Wednesday, October 05, 2011

Tips For Staying Healthy During Cold & Flu Season

I love that my husband is a teacher. But it never fails that, at the beginning of each school year (and during cold & flu season), he brings some sort of cold home to us. It's inevitable. Sometimes he gets sick too, but usually he is just the carrier for one of us to get sick. He is not to blame. It happened when I was a teacher too. And it happens to most of my friends who are teachers. Colds are an occupational hazard.

I've got some ideas for ways we can minimize our exposure to those cold germs and thought it would be appropriate to share them with you as we enter into another cold & flu season.

First, I've taught (or am still teaching) both of my girls to sneeze or cough into their elbows(edited to add that I now know this is called the "Dracula"). It really does lessen the chance of spreading germs, especially considering they no longer have "sneeze" on their hands waiting to be shared with the nearest toy or family member. I even had to retrain myself to do this because I had bad habits in this regard as well.

Next, I'm a fan of hand sanitizer. I don't go crazy with it because I believe some exposure to germs is healthy in a long-term, build up your immune system sort of way. However, I keep it handy and we use it a couple of times a day when hand washing just isn't possible. (You know, when the public restroom is out of soap and towels, a major pet peeve of mine!)

Third, as you might have guessed, I do let my kids have some exposure to germs. I didn't let them eat off restaurant floors when they were little, but at home, yes, my kids will eat Cheerios off the floor. I'm too frugal to waste an entire bowl over a few measly germs. Besides, I give them vitamins and we drink lots of fresh juice as well to give them an extra boost.

And finally, I know some families are very vigilant about flu shots. We are not.
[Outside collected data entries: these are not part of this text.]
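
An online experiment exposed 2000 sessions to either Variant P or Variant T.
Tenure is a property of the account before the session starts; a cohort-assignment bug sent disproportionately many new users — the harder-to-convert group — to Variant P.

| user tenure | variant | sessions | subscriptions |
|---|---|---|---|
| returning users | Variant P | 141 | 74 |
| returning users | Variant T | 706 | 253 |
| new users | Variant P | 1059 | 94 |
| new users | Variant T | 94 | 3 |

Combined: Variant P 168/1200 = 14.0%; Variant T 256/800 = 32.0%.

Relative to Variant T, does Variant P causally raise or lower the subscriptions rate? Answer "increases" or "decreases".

The stratified and pooled comparisons disagree (Variant P wins within each user tenure; Variant T wins overall), so the answer turns on the causal role of user tenure.
User tenure is set before the variant has any effect — it is not caused by the variant — and it independently drives the outcome. That makes it a confounder, so the causal comparison is within user tenure levels.
Within each level — returning users: 52.5% vs 35.8%; new users: 8.9% vs 3.2% — Variant P is higher every time.

increases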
My husband does get one as a precaution against his occupational hazard. But the rest of us, who spend quite a bit of time at home, pass on them. This is a decision that each family ought to make for itself based on it's circumstances. But just note, I think every family ought to use the elbow  "Dracula" technique.

Those are just a handful of the things our family does to keep colds at a distance. What about you? How do you help your family stay healthy as the weather turns colder and the germs nastier?

I wrote this blog post while participating in the SocialMoms and Lysol blogging program, for a gift card worth $40. For more information on how you can participate,click here

3 comments:

  1. We do the "dracula cough" as well, which the children learned as toddlers. We drink Emergen-C during flu months, and take vitamins. I used to be very against flu shots until the whole family (minus the nursling) got the flu, and I ended up with double pneumonia. Now we get the shot because 2 of us have asthma and the others want to be safe for us. We are handwashers, and might be slightly OCD on the sanitizer. And we eat a diet of healthy whole foods.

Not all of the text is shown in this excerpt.